We investigated whether Notch signaling pathways have a role in human developmental hematopoiesis. In situ histochemistry analysis revealed that Notch1, 2, and 4 and Notch ligand (Delta1-4, and Jagged1) proteins were not expressed in the yolk sac blood islands, the para-aortic splanchnopleure, the hematopoietic aortic clusters, and at the early stages of embryonic liver hematopoiesis. Notch1-2, and Delta4 were eventually detected in the embryonic liver, from 34 until 38 days postconception. Fluorescence-activated cell sorter analysis showed that first-trimester embryonic liver CD34(+)CD38(low) cells expressed both Notch1 and Notch2. When these cells were cultured on S17 stroma stably expressing Delta4, a 2.6-fold increase in BFU-E number was observed at day 7, as compared with cultures with control stroma, and this effect was maintained for 2 weeks.
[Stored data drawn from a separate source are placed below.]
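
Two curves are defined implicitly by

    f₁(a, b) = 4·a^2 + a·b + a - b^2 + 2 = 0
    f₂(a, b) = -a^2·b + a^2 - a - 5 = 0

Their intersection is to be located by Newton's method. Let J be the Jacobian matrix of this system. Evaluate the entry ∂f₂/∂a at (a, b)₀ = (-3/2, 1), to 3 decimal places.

∂f₂/∂a = -2·a·b + 2·a - 1.
At (-3/2, 1) this is -1.000.

-1.000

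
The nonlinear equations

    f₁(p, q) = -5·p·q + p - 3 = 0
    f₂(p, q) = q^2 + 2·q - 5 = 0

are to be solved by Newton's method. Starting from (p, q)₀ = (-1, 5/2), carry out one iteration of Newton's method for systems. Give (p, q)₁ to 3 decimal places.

(-0.649, 1.607)

At (-1, 5/2): F = (8.500, 6.250).
Jacobian J = [[-5·q + 1, -5·p], [0, 2·q + 2]].
At the point, J = [[-11.500, 5.000], [0.000, 7.000]] (det J = -80.500).
Solving J·Δ = −F gives Δ = (0.351, -0.893).
Then the next iterate is (p, q)₁ = (-0.649, 1.607).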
Importantly, exposure of these cells to Delta4 under these conditions maintained the original frequency and quality of long-term culture-initiating cells (LTC-ICs), while control cultures quickly resulted in the extinction of this LTC-IC potential. Furthermore, short-term exposure of embryonic liver adherent cells to erythropoietin resulted in a dose-dependent increase in Delta4 expression, almost doubling the expression observed with untreated stroma. This suggests that Delta4 has a role in the regulation of hematopoiesis after a hypoxic stress in the fetus.